Helmut Schmidt pflegte zu sagen: Wer Visionen hat, sollte zum Arzt gehen
und nicht in die Politik. Was aber macht man mit PolitikerInnen, für die
das genaue Gegenteil zutrifft? Die schon in den Entwürfen ihres
Regierungsprogramms so uninspiriert sind, dass es ihnen sogar schwerfällt,
eine knackige Überschrift zu finden? Von der Kraft einer
"geistig-moralischen Wende" oder der Aufbruchstimmung eines "rot-grünen
Projekts" ist in diesem Entwurf über "Wachstum. Bildung.

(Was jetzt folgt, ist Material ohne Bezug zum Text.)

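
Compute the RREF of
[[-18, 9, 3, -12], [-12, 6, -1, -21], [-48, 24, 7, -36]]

[[1, -1/2, 0, 0], [0, 0, 1, 0], [0, 0, 0, 1]]

Multiply R1 by -1/18.
Add 12 times R1 to R2.
Add 48 times R1 to R3.
Multiply R2 by -1/3.
Add R2 to R3.
Multiply R3 by 3.
Subtract 13/3 times R3 from R2.
Subtract 2/3 times R3 from R1.
Add 1/6 times R2 to R1.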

Zusammenhalt"
nichts zu spüren.
Würde man diese Ansammlung von kleinteiligen Verwaltungseinheiten ohne
Deckblatt in der U-Bahn finden, vermutete man wohl eher das Wahlprogramm
einer ermüdeten, ideenarmen Regierungspartei denn den Regierungsentwurf
einer frischen Koalition. Immerhin, so scheint es auf den ersten Blick, ist
der befürchtete soziale Kahlschlag im schwarz-gelben Nebel irgendwie
verloren gegangen. Vielleicht ist also alles doch nicht so schlimm und nur
ein krisengeschütteltes "Weiter so"? Halt. Wer das glaubt, lässt sich von
Merkels mittlerweile bekanntem Politikstil zu leicht das Hirn vernebeln.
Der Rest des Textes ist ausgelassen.